As Jesus walked around Nazareth and its environs, he saw many who were blind:  those who never seemed to notice that others were suffering; those who simply could not see that their selfish behavior was hurting others; those who were so committed to looking holy that they could not see their own sins but only the sins of others.  He noted that the eyes of their hearts grew darker day by day. 

When visiting his friends and relatives or his business clients, Jesus noticed that many were locked up within themselves so tightly that they might as well have been behind bars of iron; that others were imprisoned by labels that people put upon them that seemed inescapable, such as the town drunk, the loose woman, or the man always on the prowl for sexual adventures.  He observed that there were many who had thrown away the keys, thinking that this was just the way they would always be. 

Into all this came Jesus, who had had the law and the prophets read to him so many times in this synagogue of Nazareth that he was literally soaked in the Word.  Like the people had been in the time of Ezra when he read the Scriptures to them day and night, bringing them to tears, Jesus, too, understood that the Word was more than sounds with meanings, but that he was himself the Word that had become flesh. and that now he was anointed to bring glad tidings to the poor, to announce liberty to captives, sight to the blind, and release to prisoners.  He understood that he could no longer accept the prisons people had built for themselves or others, that he could not simply be a bystander.  He knew he had been anointed – drenched – by the Spirit, and that would enable him to bring that Scripture passage into fulfillment right then and there. 
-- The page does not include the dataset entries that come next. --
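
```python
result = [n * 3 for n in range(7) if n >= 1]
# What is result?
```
Trace:
  n=0
  n=1
  n=2
  n=3
  n=4
  n=5
  n=6
  result=[3, 6, 9, 12, 15, 18]

Final answer: [3, 6, 9, 12, 15, 18]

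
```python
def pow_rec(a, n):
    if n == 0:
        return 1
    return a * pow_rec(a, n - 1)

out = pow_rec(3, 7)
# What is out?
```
Call trace:
pow_rec(a=3, n=7)
  pow_rec(a=3, n=6)
    pow_rec(a=3, n=5)
      pow_rec(a=3, n=4)
        pow_rec(a=3, n=3)
          pow_rec(a=3, n=2)
            pow_rec(a=3, n=1)
              pow_rec(a=3, n=0)
              -> return 1
            -> return 3
          -> return 9
        -> return 27
      -> return 81
    -> return 243
  -> return 729
-> return 2187

Final answer: 2187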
In the same way, all of you have been anointed with the same Spirit.  You have heard the same Word.  You have witnessed so many miracles wrought by Jesus already.  And so the Spirit has given you each special graces and talents so that you can notice the sufferings, the injustices, and the sins within and around you, and in the name of Jesus, whose intimate friends you have become, allow those words of promise to become a reality.  I have already seen how some of you use music to set free hearts that are captive.  I was with some of you on World Youth Day in Rio de Janeiro, when you were leery about the homeless sleeping in the doorways, but after being soaked in the Word and the wonders of those days, you boxed up your leftovers from dinner and lovingly shared them with those same people you had feared only days before.  I have seen some of you sacrifice yourselves day in and day out to teach the young about the love of Jesus, even when they did not always appreciate the gift you were giving them.  I have seen some of you struggle with the things of the world that can imprison us, and be set free by the mercy of Jesus.  Each with your own gifts, each with your own limitations, the Lord uses you now to continue the mission he began in that synagogue at Nazareth, his home town. 

And so, you will gather for countless Masses and prayer services and for numerous faith-sharing.  Some of them will touch you and move you to tears, as the Word moved so many people in the time of Ezra.  Some will be gently and silently planted in your hearts, not to bear fruit until they are ripe years or decades from now.  Yet because you have opened yourselves to the Living Word that is Jesus Christ risen from the dead, you can join him in bringing that Word to fruition today in the lives of those you meet.  Through you – and all of us – Jesus continues to bring good news to the poor, liberty to captives, sight to the blind.  He can continue to enter very concretely into this world that is so dark, pessimistic, and godless and bring it the time of favor it secretly longs for and that God wants to be this time in which we live.